An author of nine books and many articles and chapters covering an eclectic wide array topics, ranging from career development to printing, Adams most recently published, with Angelo Carfagna, Coming of Age in a Globalized World: The Next Generation, which explores the impact of globalization on education.
Adams also served as a Governing Council member of the United Nations University, a National Council member of the United Nations Association of the United States of America, a Steering Committee member of the World Bank’s Researchers Alliance for Development, and Editorial Advisory Board member for International Educator, the flagship bimonthly magazine of NAFSA: Association of International Educators.
Adams is survived by his wife, Susan M. Adams; son Benjamin Carl Adams and his wife, Jennifer Rose Adams; daughter Rebecca Ann Milligan; daughter Elizabeth Ann Queen and her husband Jeffrey Donald Queen; grandchildren Claire Mignon Adams, Michael Francis Adams, Zachary John Queen and Amelia Grace Queen; sister Mary Carla Grube; niece Lisa Roth Grube and her husband Doug Nutter; niece Jennifer Cory Fennerty and her husband Devon Fennerty; and brother Drew Joseph Adams.

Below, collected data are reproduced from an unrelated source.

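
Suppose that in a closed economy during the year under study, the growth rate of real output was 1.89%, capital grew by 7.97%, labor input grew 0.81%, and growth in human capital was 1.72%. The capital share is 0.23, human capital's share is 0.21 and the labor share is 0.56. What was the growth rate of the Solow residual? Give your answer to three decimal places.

Labor's share = 1 − 0.23 − 0.21 = 0.56.
Capital: 0.23 × 7.97 = 1.8331 pp.
Human capital: 0.21 × 1.72 = 0.3612 pp.
Labor input: 0.56 × 0.81 = 0.4536 pp.
TFP growth = 1.89 − 2.6479 = -0.7579%.

-0.758%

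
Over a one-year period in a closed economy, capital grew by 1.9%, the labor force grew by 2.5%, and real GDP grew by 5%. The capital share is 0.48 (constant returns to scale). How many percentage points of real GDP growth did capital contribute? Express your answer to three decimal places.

0.912 pp

Contribution = share × growth = 0.48 × 1.9 = 0.912 pp.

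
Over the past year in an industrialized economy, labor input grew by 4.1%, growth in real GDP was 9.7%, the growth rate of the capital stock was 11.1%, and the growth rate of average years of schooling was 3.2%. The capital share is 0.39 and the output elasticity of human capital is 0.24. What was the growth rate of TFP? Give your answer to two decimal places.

TFP grew 3.09%.

Labor's share = 1 − 0.39 − 0.24 = 0.37.
The capital stock: 0.39 × 11.1 = 4.329 pp.
Average years of schooling: 0.24 × 3.2 = 0.768 pp.
Labor input: 0.37 × 4.1 = 1.517 pp.
TFP growth = 9.7 − 6.614 = 3.086%.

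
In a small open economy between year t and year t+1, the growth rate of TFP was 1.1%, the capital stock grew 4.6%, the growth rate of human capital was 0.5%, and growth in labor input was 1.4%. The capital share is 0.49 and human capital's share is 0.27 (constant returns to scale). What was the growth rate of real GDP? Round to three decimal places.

3.825%

Labor's share = 1 − 0.49 − 0.27 = 0.24.
The capital stock: 0.49 × 4.6 = 2.254 pp.
Human capital: 0.27 × 0.5 = 0.135 pp.
Labor input: 0.24 × 1.4 = 0.336 pp.
Output growth = 1.1 + 2.725 = 3.825%.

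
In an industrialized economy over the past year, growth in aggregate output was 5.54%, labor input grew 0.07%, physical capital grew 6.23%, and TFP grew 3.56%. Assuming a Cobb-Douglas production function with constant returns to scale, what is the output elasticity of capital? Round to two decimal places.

gY = gA + α·gK + (1−α)·gL, so gY − gA − gL = α(gK − gL).
5.54 − 3.56 − 0.07 = α × (6.23 − 0.07).
1.91 = 6.16 α, so α = 0.3101.

α = 0.31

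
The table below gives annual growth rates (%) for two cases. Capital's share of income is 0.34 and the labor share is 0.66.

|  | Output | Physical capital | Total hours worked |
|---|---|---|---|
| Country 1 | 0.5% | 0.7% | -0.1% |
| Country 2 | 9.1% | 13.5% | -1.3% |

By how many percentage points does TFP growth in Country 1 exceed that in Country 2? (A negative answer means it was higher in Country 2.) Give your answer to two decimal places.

Labor's share = 1 − 0.34 = 0.66.
Country 1: TFP = 0.5 − 0.238 + 0.066 = 0.328%.
Country 2: TFP = 9.1 − 4.59 + 0.858 = 5.368%.
Difference = 0.328 − (5.368) = -5.04 pp.

-5.04 percentage points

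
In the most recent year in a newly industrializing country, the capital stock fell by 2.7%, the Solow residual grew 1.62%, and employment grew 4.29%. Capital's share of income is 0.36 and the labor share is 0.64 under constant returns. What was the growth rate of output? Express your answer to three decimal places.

Labor's share = 1 − 0.36 = 0.64.
The capital stock: 0.36 × (-2.7) = -0.972 pp.
Employment: 0.64 × 4.29 = 2.7456 pp.
Output growth = 1.62 + 1.7736 = 3.3936%.

3.394%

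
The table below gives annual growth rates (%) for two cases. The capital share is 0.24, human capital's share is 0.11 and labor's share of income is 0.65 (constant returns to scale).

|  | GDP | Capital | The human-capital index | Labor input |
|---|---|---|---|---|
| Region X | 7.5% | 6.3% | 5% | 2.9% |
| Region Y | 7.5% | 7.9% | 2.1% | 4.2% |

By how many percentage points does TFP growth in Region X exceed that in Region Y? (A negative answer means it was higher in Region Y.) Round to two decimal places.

0.91 percentage points

Labor's share = 1 − 0.24 − 0.11 = 0.65.
Region X: TFP = 7.5 − 1.512 − 0.55 − 1.885 = 3.553%.
Region Y: TFP = 7.5 − 1.896 − 0.231 − 2.73 = 2.643%.
Difference = 3.553 − (2.643) = 0.91 pp.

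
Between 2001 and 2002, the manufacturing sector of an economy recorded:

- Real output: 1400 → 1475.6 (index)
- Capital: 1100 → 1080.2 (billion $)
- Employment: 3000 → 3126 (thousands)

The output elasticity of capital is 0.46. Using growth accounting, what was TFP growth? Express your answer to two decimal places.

Real output growth = (1475.6 − 1400) / 1400 = 5.4%.
Capital growth = (1080.2 − 1100) / 1100 = -1.8%.
Employment growth = (3126 − 3000) / 3000 = 4.2%.
Labor's share = 1 − 0.46 = 0.54.
Capital: 0.46 × (-1.8) = -0.828 pp.
Employment: 0.54 × 4.2 = 2.268 pp.
TFP growth = 5.4 − 1.44 = 3.96%.

3.96%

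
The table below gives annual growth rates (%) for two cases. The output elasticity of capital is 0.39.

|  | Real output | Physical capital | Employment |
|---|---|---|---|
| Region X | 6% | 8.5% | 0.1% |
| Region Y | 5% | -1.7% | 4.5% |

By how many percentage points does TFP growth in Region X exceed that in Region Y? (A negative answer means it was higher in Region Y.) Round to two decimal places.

-0.29 percentage points

Labor's share = 1 − 0.39 = 0.61.
Region X: TFP = 6 − 3.315 − 0.061 = 2.624%.
Region Y: TFP = 5 + 0.663 − 2.745 = 2.918%.
Difference = 2.624 − (2.918) = -0.294 pp.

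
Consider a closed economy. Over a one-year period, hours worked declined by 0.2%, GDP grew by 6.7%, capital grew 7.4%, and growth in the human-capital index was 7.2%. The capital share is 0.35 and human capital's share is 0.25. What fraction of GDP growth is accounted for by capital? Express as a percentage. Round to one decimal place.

38.7%

Capital contributed 0.35 × 7.4 = 2.59 pp.
Share of growth = 2.59 / 6.7 × 100 = 38.657%.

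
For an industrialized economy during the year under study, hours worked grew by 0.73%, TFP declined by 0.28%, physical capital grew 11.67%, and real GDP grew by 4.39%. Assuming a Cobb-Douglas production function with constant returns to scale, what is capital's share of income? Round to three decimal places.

α = 0.360

gY = gA + α·gK + (1−α)·gL, so gY − gA − gL = α(gK − gL).
4.39 + 0.28 − 0.73 = α × (11.67 − 0.73).
3.94 = 10.94 α, so α = 0.36015.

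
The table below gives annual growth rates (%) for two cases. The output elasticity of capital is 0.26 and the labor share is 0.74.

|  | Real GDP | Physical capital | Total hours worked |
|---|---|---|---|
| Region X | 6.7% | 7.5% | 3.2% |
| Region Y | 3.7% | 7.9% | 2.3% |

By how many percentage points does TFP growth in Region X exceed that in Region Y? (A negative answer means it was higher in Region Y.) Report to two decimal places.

Labor's share = 1 − 0.26 = 0.74.
Region X: TFP = 6.7 − 1.95 − 2.368 = 2.382%.
Region Y: TFP = 3.7 − 2.054 − 1.702 = -0.056%.
Difference = 2.382 − (-0.056) = 2.438 pp.

2.44 percentage points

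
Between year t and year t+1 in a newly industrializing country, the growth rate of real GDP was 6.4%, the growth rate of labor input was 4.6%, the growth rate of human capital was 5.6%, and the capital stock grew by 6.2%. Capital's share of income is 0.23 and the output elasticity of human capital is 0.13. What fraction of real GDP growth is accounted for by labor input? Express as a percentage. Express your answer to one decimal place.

Labor's share = 1 − 0.23 − 0.13 = 0.64.
Labor input contributed 0.64 × 4.6 = 2.944 pp.
Share of growth = 2.944 / 6.4 × 100 = 46%.

Labor input accounted for 46.0% of growth.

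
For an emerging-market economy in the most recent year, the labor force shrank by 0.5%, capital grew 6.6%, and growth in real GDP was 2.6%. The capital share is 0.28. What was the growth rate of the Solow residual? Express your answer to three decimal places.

The Solow residual growth was 1.112%.

Labor's share = 1 − 0.28 = 0.72.
Capital: 0.28 × 6.6 = 1.848 pp.
The labor force: 0.72 × (-0.5) = -0.36 pp.
TFP growth = 2.6 − 1.488 = 1.112%.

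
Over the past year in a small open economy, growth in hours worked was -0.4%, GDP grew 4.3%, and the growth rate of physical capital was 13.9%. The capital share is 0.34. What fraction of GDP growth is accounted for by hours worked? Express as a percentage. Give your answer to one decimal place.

Hours worked accounted for -6.1% of growth.

Labor's share = 1 − 0.34 = 0.66.
Hours worked contributed 0.66 × (-0.4) = -0.264 pp.
Share of growth = -0.264 / 4.3 × 100 = -6.14%.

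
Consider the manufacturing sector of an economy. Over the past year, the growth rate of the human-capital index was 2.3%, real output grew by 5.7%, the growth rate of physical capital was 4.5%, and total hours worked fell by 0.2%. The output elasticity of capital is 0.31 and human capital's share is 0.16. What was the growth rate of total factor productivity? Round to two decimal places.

Labor's share = 1 − 0.31 − 0.16 = 0.53.
Physical capital: 0.31 × 4.5 = 1.395 pp.
The human-capital index: 0.16 × 2.3 = 0.368 pp.
Total hours worked: 0.53 × (-0.2) = -0.106 pp.
TFP growth = 5.7 − 1.657 = 4.043%.

Total factor productivity growth was 4.04%.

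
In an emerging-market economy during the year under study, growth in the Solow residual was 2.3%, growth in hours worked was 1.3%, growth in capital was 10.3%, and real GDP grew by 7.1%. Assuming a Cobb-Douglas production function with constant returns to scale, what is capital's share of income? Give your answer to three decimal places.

0.389

gY = gA + α·gK + (1−α)·gL, so gY − gA − gL = α(gK − gL).
7.1 − 2.3 − 1.3 = α × (10.3 − 1.3).
3.5 = 9 α, so α = 0.38889.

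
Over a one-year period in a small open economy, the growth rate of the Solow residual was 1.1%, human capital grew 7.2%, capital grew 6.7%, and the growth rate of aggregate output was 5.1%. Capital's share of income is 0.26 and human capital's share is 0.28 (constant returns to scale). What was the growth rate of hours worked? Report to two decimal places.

Labor's share = 1 − 0.26 − 0.28 = 0.46.
gY = gA + 0.26×6.7 + 0.28×7.2 + 0.46×g.
0.46×g = 5.1 − 1.1 − 3.758 = 0.242.
g = 0.242 / 0.46 = 0.5261%.

Hours worked grew 0.53%.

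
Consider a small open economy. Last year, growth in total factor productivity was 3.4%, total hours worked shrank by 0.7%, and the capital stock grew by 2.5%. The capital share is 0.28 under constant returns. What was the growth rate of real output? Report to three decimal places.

Labor's share = 1 − 0.28 = 0.72.
The capital stock: 0.28 × 2.5 = 0.7 pp.
Total hours worked: 0.72 × (-0.7) = -0.504 pp.
Output growth = 3.4 + 0.196 = 3.596%.

Real output grew 3.596%.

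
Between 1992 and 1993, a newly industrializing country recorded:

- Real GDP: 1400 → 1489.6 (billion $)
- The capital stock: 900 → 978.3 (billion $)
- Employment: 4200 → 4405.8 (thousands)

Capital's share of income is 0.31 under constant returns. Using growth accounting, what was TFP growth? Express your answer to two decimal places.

TFP grew 0.32%.

Real GDP growth = (1489.6 − 1400) / 1400 = 6.4%.
The capital stock growth = (978.3 − 900) / 900 = 8.7%.
Employment growth = (4405.8 − 4200) / 4200 = 4.9%.
Labor's share = 1 − 0.31 = 0.69.
The capital stock: 0.31 × 8.7 = 2.697 pp.
Employment: 0.69 × 4.9 = 3.381 pp.
TFP growth = 6.4 − 6.078 = 0.322%.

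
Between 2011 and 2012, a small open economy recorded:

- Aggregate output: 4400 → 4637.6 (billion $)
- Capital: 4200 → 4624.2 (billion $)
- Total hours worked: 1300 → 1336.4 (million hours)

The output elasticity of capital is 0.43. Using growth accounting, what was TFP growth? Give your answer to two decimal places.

-0.54%

Aggregate output growth = (4637.6 − 4400) / 4400 = 5.4%.
Capital growth = (4624.2 − 4200) / 4200 = 10.1%.
Total hours worked growth = (1336.4 − 1300) / 1300 = 2.8%.
Labor's share = 1 − 0.43 = 0.57.
Capital: 0.43 × 10.1 = 4.343 pp.
Total hours worked: 0.57 × 2.8 = 1.596 pp.
TFP growth = 5.4 − 5.939 = -0.539%.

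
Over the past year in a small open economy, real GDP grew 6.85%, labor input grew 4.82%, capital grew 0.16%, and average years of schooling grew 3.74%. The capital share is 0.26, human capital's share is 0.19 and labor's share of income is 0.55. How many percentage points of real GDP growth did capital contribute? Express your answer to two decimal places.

Contribution = share × growth = 0.26 × 0.16 = 0.0416 pp.

0.04 percentage points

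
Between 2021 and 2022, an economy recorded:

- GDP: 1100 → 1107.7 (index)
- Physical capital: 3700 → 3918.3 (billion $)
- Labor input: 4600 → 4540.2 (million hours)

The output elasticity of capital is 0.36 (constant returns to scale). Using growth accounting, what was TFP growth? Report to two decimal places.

-0.59%

GDP growth = (1107.7 − 1100) / 1100 = 0.7%.
Physical capital growth = (3918.3 − 3700) / 3700 = 5.9%.
Labor input growth = (4540.2 − 4600) / 4600 = -1.3%.
Labor's share = 1 − 0.36 = 0.64.
Physical capital: 0.36 × 5.9 = 2.124 pp.
Labor input: 0.64 × (-1.3) = -0.832 pp.
TFP growth = 0.7 − 1.292 = -0.592%.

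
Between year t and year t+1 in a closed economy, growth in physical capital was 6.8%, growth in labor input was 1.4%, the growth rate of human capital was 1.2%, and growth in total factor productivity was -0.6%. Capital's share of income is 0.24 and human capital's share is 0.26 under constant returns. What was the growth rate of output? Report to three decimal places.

2.044%

Labor's share = 1 − 0.24 − 0.26 = 0.5.
Physical capital: 0.24 × 6.8 = 1.632 pp.
Human capital: 0.26 × 1.2 = 0.312 pp.
Labor input: 0.5 × 1.4 = 0.7 pp.
Output growth = -0.6 + 2.644 = 2.044%.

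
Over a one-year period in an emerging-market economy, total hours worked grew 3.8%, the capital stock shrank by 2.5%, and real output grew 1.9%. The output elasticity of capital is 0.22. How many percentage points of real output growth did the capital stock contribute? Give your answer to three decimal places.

-0.550 percentage points

Contribution = share × growth = 0.22 × (-2.5) = -0.55 pp.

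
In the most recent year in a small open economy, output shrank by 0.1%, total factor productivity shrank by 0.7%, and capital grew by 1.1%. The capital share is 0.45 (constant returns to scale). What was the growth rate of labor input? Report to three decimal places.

0.191%

Labor's share = 1 − 0.45 = 0.55.
gY = gA + 0.45×1.1 + 0.55×g.
0.55×g = -0.1 + 0.7 − 0.495 = 0.105.
g = 0.105 / 0.55 = 0.19091%.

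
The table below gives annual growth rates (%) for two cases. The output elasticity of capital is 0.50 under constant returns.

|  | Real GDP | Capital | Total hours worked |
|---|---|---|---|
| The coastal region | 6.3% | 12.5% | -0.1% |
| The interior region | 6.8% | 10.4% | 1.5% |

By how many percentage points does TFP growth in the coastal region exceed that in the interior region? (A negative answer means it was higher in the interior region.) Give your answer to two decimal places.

-0.75 percentage points

Labor's share = 1 − 0.5 = 0.5.
The coastal region: TFP = 6.3 − 6.25 + 0.05 = 0.1%.
The interior region: TFP = 6.8 − 5.2 − 0.75 = 0.85%.
Difference = 0.1 − (0.85) = -0.75 pp.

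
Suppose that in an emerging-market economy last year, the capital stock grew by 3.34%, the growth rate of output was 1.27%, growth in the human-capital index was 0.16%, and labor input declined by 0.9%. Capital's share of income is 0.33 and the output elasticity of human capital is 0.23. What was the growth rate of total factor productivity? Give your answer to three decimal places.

0.527%

Labor's share = 1 − 0.33 − 0.23 = 0.44.
The capital stock: 0.33 × 3.34 = 1.1022 pp.
The human-capital index: 0.23 × 0.16 = 0.0368 pp.
Labor input: 0.44 × (-0.9) = -0.396 pp.
TFP growth = 1.27 − 0.743 = 0.527%.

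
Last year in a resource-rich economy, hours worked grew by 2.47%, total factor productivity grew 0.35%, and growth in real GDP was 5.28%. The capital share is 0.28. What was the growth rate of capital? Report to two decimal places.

Labor's share = 1 − 0.28 = 0.72.
gY = gA + 0.72×2.47 + 0.28×g.
0.28×g = 5.28 − 0.35 − 1.7784 = 3.1516.
g = 3.1516 / 0.28 = 11.2557%.

Capital growth was 11.26%.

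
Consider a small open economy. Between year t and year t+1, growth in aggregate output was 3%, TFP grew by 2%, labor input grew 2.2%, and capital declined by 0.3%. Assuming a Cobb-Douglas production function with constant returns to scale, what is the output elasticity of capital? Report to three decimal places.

α = 0.480

gY = gA + α·gK + (1−α)·gL, so gY − gA − gL = α(gK − gL).
3 − 2 − 2.2 = α × (-0.3 − 2.2).
-1.2 = -2.5 α, so α = 0.48.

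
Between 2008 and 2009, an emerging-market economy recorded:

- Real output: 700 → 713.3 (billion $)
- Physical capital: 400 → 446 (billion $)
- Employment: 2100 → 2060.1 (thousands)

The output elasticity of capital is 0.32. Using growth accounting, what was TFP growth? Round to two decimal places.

-0.49%

Real output growth = (713.3 − 700) / 700 = 1.9%.
Physical capital growth = (446 − 400) / 400 = 11.5%.
Employment growth = (2060.1 − 2100) / 2100 = -1.9%.
Labor's share = 1 − 0.32 = 0.68.
Physical capital: 0.32 × 11.5 = 3.68 pp.
Employment: 0.68 × (-1.9) = -1.292 pp.
TFP growth = 1.9 − 2.388 = -0.488%.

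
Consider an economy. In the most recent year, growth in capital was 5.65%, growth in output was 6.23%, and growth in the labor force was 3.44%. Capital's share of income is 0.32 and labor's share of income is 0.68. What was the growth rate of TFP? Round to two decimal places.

TFP growth was 2.08%.

Labor's share = 1 − 0.32 = 0.68.
Capital: 0.32 × 5.65 = 1.808 pp.
The labor force: 0.68 × 3.44 = 2.3392 pp.
TFP growth = 6.23 − 4.1472 = 2.0828%.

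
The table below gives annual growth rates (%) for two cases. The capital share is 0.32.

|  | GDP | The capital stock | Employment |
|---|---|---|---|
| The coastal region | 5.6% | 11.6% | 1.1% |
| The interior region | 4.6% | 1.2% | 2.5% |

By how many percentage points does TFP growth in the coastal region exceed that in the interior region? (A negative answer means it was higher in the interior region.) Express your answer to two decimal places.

-1.38 percentage points

Labor's share = 1 − 0.32 = 0.68.
The coastal region: TFP = 5.6 − 3.712 − 0.748 = 1.14%.
The interior region: TFP = 4.6 − 0.384 − 1.7 = 2.516%.
Difference = 1.14 − (2.516) = -1.376 pp.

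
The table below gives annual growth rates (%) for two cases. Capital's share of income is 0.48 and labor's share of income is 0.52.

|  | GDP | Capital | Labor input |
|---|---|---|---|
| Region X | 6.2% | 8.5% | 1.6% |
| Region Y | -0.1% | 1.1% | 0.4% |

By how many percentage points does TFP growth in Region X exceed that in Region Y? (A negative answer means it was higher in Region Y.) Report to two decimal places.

Labor's share = 1 − 0.48 = 0.52.
Region X: TFP = 6.2 − 4.08 − 0.832 = 1.288%.
Region Y: TFP = -0.1 − 0.528 − 0.208 = -0.836%.
Difference = 1.288 − (-0.836) = 2.124 pp.

2.12 percentage points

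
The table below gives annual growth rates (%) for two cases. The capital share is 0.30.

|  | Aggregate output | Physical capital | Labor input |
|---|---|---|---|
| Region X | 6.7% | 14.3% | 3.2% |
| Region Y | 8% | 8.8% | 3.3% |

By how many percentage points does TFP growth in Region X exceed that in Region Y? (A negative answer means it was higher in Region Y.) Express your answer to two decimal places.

Labor's share = 1 − 0.3 = 0.7.
Region X: TFP = 6.7 − 4.29 − 2.24 = 0.17%.
Region Y: TFP = 8 − 2.64 − 2.31 = 3.05%.
Difference = 0.17 − (3.05) = -2.88 pp.

-2.88 percentage points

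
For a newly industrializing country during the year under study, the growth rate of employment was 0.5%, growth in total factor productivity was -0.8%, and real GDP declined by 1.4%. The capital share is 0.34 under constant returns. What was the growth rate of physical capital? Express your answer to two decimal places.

Labor's share = 1 − 0.34 = 0.66.
gY = gA + 0.66×0.5 + 0.34×g.
0.34×g = -1.4 + 0.8 − 0.33 = -0.93.
g = -0.93 / 0.34 = -2.7353%.

-2.74%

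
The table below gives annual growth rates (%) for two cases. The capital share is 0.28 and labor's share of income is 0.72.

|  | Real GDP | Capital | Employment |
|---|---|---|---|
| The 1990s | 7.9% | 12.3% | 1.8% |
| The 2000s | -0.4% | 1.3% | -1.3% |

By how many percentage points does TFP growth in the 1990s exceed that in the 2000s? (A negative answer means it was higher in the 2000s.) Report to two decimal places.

2.99 percentage points

Labor's share = 1 − 0.28 = 0.72.
The 1990s: TFP = 7.9 − 3.444 − 1.296 = 3.16%.
The 2000s: TFP = -0.4 − 0.364 + 0.936 = 0.172%.
Difference = 3.16 − (0.172) = 2.988 pp.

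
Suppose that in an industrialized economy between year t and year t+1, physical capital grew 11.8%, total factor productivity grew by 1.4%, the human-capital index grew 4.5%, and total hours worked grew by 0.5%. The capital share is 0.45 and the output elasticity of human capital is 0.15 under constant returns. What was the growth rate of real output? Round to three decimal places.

Labor's share = 1 − 0.45 − 0.15 = 0.4.
Physical capital: 0.45 × 11.8 = 5.31 pp.
The human-capital index: 0.15 × 4.5 = 0.675 pp.
Total hours worked: 0.4 × 0.5 = 0.2 pp.
Output growth = 1.4 + 6.185 = 7.585%.

7.585%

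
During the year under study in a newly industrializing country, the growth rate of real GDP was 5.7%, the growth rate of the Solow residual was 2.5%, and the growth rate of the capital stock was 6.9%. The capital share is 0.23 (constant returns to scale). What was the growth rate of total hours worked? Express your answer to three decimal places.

Labor's share = 1 − 0.23 = 0.77.
gY = gA + 0.23×6.9 + 0.77×g.
0.77×g = 5.7 − 2.5 − 1.587 = 1.613.
g = 1.613 / 0.77 = 2.09481%.

Total hours worked growth was 2.095%.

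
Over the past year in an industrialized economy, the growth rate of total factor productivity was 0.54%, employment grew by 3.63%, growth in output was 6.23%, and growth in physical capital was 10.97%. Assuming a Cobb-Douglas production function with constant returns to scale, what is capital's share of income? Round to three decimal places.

Capital's share of income is 0.281.

gY = gA + α·gK + (1−α)·gL, so gY − gA − gL = α(gK − gL).
6.23 − 0.54 − 3.63 = α × (10.97 − 3.63).
2.06 = 7.34 α, so α = 0.28065.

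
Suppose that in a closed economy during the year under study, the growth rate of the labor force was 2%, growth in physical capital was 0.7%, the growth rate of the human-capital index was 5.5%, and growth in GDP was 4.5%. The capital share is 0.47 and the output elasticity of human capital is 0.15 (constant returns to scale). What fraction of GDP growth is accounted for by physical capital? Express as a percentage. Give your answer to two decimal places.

Physical capital contributed 0.47 × 0.7 = 0.329 pp.
Share of growth = 0.329 / 4.5 × 100 = 7.3111%.

7.31%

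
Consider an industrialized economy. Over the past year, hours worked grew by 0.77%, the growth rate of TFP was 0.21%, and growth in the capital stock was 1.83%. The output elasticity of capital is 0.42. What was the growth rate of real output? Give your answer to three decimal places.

Labor's share = 1 − 0.42 = 0.58.
The capital stock: 0.42 × 1.83 = 0.7686 pp.
Hours worked: 0.58 × 0.77 = 0.4466 pp.
Output growth = 0.21 + 1.2152 = 1.4252%.

1.425%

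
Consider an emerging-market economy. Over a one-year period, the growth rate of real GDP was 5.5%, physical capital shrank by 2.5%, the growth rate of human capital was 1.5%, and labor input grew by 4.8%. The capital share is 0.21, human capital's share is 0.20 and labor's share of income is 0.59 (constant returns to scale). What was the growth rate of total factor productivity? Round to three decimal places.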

In lieu of flowers, donations are being accepted for the J. Michael Adams Scholarships in Global Education at Fairleigh Dickinson University. For more information, contact Executive Director of Development Susan McConville at 201-692-7008 or write to firstname.lastname@example.org or visit www.myfdu.net/jma.
The Secretary General will temporarily assume leadership of IAUP until the Board of Directors meets at the next Regional Meeting in Tbilisi, Georgia in October 2012.